Sometimes a MySQL query doesn’t die when you think it does.
If you’ve spent much time with MySQL, you’ve probably tried a query from the mysql
command line, changed your mind after it didn’t return for a while, and hit C-c:
$ mysql -h youtomb-sql.mit.edu -u guest youtomb mysql> SELECT COUNT(DISTINCT status) FROM artifacts; ^CCtrl-C -- sending "KILL QUERY 183" to server ... Ctrl-C -- query aborted. ERROR 1317 (70100): Query execution was interrupted
That kills the query. But notice what the mysql
program is telling you after you hit that C-c: it’s sending a separate command, namely the “query” “KILL QUERY 183
“, to the server.
In fact, that KILL
query is the only way to get the MySQL server to stop running a query. In particular, the MySQL server is really bad at noticing when a client goes away. Suppose instead of hitting C-c, which the mysql
program traps and handles in a smart way, I simply kill the program by hitting C-\:
mysql> SELECT COUNT(DISTINCT status) FROM artifacts; ^\Aborted
Then in fact the server keeps running the query. If I fire up the MySQL client anew and issue the query SHOW PROCESSLIST
, I can see the query still chugging away:
$ mysql -h youtomb-sql.mit.edu -u guest youtomb mysql> SHOW PROCESSLIST \G *************************** 1. row *************************** Id: 183 User: guest Host: OPUS.MIT.EDU:37938 db: youtomb Command: Query Time: 4 State: Sending data Info: SELECT COUNT(DISTINCT status) FROM artifacts *************************** 2. row *************************** Id: 185 User: guest Host: OPUS.MIT.EDU:37940 db: youtomb Command: Query Time: 0 State: NULL Info: SHOW PROCESSLIST 2 rows in set (0.00 sec)
That \G
is an alternative to the semicolon that makes the format more readable here.
If I want to actually kill the query, I can do it with the same meta-query my client used automatically upon C-c:
mysql> KILL QUERY 183; Query OK, 0 rows affected (0.02 sec)
Et voilĂ :
mysql> SHOW PROCESSLIST \G *************************** 1. row *************************** Id: 185 User: guest Host: OPUS.MIT.EDU:37940 db: youtomb Command: Query Time: 0 State: NULL Info: SHOW PROCESSLIST 1 row in set (0.00 sec)
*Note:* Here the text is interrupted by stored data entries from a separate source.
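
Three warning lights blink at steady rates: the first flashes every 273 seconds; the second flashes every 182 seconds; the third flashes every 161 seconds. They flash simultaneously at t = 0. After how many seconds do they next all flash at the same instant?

We need the least common multiple of the intervals.
273 = 3 × 7 × 13
182 = 2 × 7 × 13
161 = 7 × 23
LCM(273, 182, 161) = 2 × 3 × 7 × 13 × 23 = 12558.

12558 seconds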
Now, why would you or I care? After all, nobody in their right mind goes about hitting control-backslash or employing equally messy means to kill their MySQL clients. And control-C behaves just as you’d hope — so long as you are using the mysql
command-line client.
Where the story isn’t so good is on a typical other client program. The KILL
behavior on control-C is a feature of the mysql
program, not of the MySQL C API. (If you think about it, it involves installing a signal handler — not something a well-behaved library will just do.) And because it’s not a feature of the MySQL C API, it’s probably not a feature of your favorite language’s MySQL bindings, which wrap that API. In particular, I know it’s not a feature of MySQLdb, the leading Python bindings.
So suppose you write a Python script to do some MySQL queries… and you have a big honking table in your database, and you write an inefficient query… and the query planner resorts to copying most of the table to a temporary table… and after a couple of hours you kill the Python script with control-C or kill
or some other means because it’s taking forever. The query will keep running. And the next day maybe it’s copied enough that it fills up your disk, and the database has an outage.
I wish that were a hypothetical. Fortunately, the MySQL server will then remove the temporary table and the disk will have space again. If you’re lucky, the server will even come back up.
Lesson: when you want to kill a MySQL query, make sure it dies. Use SHOW PROCESSLIST
to check and KILL QUERY
to kill.
“I wish that were a hypothetical.” At least it’s nice to have something to blog about
David
28 Jun 10 at 8:47 am
Hm. Do you think Python MySQL bindings should put KILL QUERY in their destructor so that when the stack unwinds from KeyboardInterupt and similar, the query terminates?
Geoffrey Thomas
27 Jul 10 at 11:16 am
Geoffrey: Yes, that would be a good idea.
The potential downside is if you’re doing some kind of data manipulation or data definition query, like UPDATE or CREATE INDEX, and it takes a long time and for some reason your program dies in the middle. You might have wanted it to finish, but the query would be killed. But (a) that’s how the command-line client deliberately behaves; (b) maybe the reason it died is that the user decided they *didn’t* want it to finish, and rushed to interrupt it; (c) if you depend on the server finishing your work after something goes wrong with your program, then you are playing with fire anyway.
I guess now you’ll tell me I should submit a patch to python-mysqldb, and you’ll probably be right. =) That library’s old enough now, though, that they might reasonably be too conservative to take it.